Rich Neu, 5th Judicial District Veterans Treatment Court Coordinator
260 4th Ave. N., Ste #B
P.O. Box 126
Twin Falls, ID  83303-0126
(208) 735-4374 Phone
(208) 735-4360 Fax

Veterans Treatment Court Schedule (Twin Falls):
Staffing: Tues. at 4:00 pm
Court: Tues. at 4:30 pm

A veteran treatment court is a specialized court docket for justice involved veterans that substitute a problem-solving model for traditional criminal court processing. Participants who are identified as qualified veteran offenders are given an opportunity to voluntarily participate in a judicially supervised post-conviction program developed jointly by a team of court staff, veteran services, peer mentors, and other community professionals.

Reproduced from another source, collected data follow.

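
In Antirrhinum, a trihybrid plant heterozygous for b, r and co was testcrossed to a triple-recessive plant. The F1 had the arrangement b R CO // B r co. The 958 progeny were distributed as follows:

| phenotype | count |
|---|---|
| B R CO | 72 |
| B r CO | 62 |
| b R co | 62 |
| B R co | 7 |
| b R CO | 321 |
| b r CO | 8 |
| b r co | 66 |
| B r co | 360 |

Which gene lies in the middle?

r

The two rarest classes, b r CO and B R co, are the double crossovers. Comparing them with the parentals, only the r allele has switched, so r is the middle locus and the order is co – r – b.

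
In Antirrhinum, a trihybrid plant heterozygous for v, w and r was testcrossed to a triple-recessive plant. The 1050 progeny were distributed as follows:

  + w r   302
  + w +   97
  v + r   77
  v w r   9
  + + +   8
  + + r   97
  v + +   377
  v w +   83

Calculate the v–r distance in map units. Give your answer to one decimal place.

18.2 map units

The two most frequent reciprocal classes, v + + and + w r, are the parental types, so the F1 was v + + / + w r.
The two rarest classes, + + + and v w r, are the double crossovers. Comparing them with the parentals, only the v allele has switched, so v is the middle locus and the order is w – v – r.
Crossovers in the v–r interval produce the single-crossover classes v + r and + w + (77 + 97 = 174) plus the double crossovers (17).
RF(v–r) = (174 + 17) / 1050 = 191/1050 = 0.1819 → 18.2 map units.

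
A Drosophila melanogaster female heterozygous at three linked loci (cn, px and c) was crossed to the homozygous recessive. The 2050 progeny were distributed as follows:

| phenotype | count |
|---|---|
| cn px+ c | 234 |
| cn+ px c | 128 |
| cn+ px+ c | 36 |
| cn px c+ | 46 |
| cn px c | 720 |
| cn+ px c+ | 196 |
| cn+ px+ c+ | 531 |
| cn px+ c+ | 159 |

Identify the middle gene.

The two most frequent reciprocal classes, cn px c and cn+ px+ c+, are the parental types, so the F1 was cn px c / cn+ px+ c+.
The two rarest classes, cn px c+ and cn+ px+ c, are the double crossovers. Comparing them with the parentals, only the c allele has switched, so c is the middle locus and the order is px – c – cn.

c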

From the first court established in 2008, the number of veteran treatment courts in the United States has grown to over 220 today with hundreds more in the planning stages. As judges, county and state leaders, and advocates continue to call for the establishment or expansion of veteran treatment courts in their jurisdictions, demand has steadily grown for information on designing, implementing, and revising veteran treatment courts to achieve desired public safety and public health outcomes.

The Fifth Judicial District Veterans Treatment Court began in October 2015 in Twin Falls and is presided over by the Honorable Eric J. Wildman. 

When did Veterans Treatment Court program start?

  • Twin Falls: October 2015

Program Participant Documents:

Veterans Treatment Court Volunteer Mentor Program

The mission of the 5th Judicial District Veterans Treatment Court Peer Mentoring program is for veterans to serve as mentors to fellow veterans who have entered the court system for various unlawful reasons. These peer mentors serve as a trusted individual the veteran participant can relate to and to confide in to help support the veteran participant through their readjustment to a productive civilian life. The peer mentor will act as a mentor, advocate, and ally thereby restoring their sense of camaraderie and promoting successful completion of their program.

Volunteering to be a peer mentor not only helps veterans involved in the program, it also provides the veteran mentor a critical role in the community and a sense of fulfillment that can only be achieved when one veteran saves the life of another. There is no bond as strong as the one that exists between those who have fought for their country.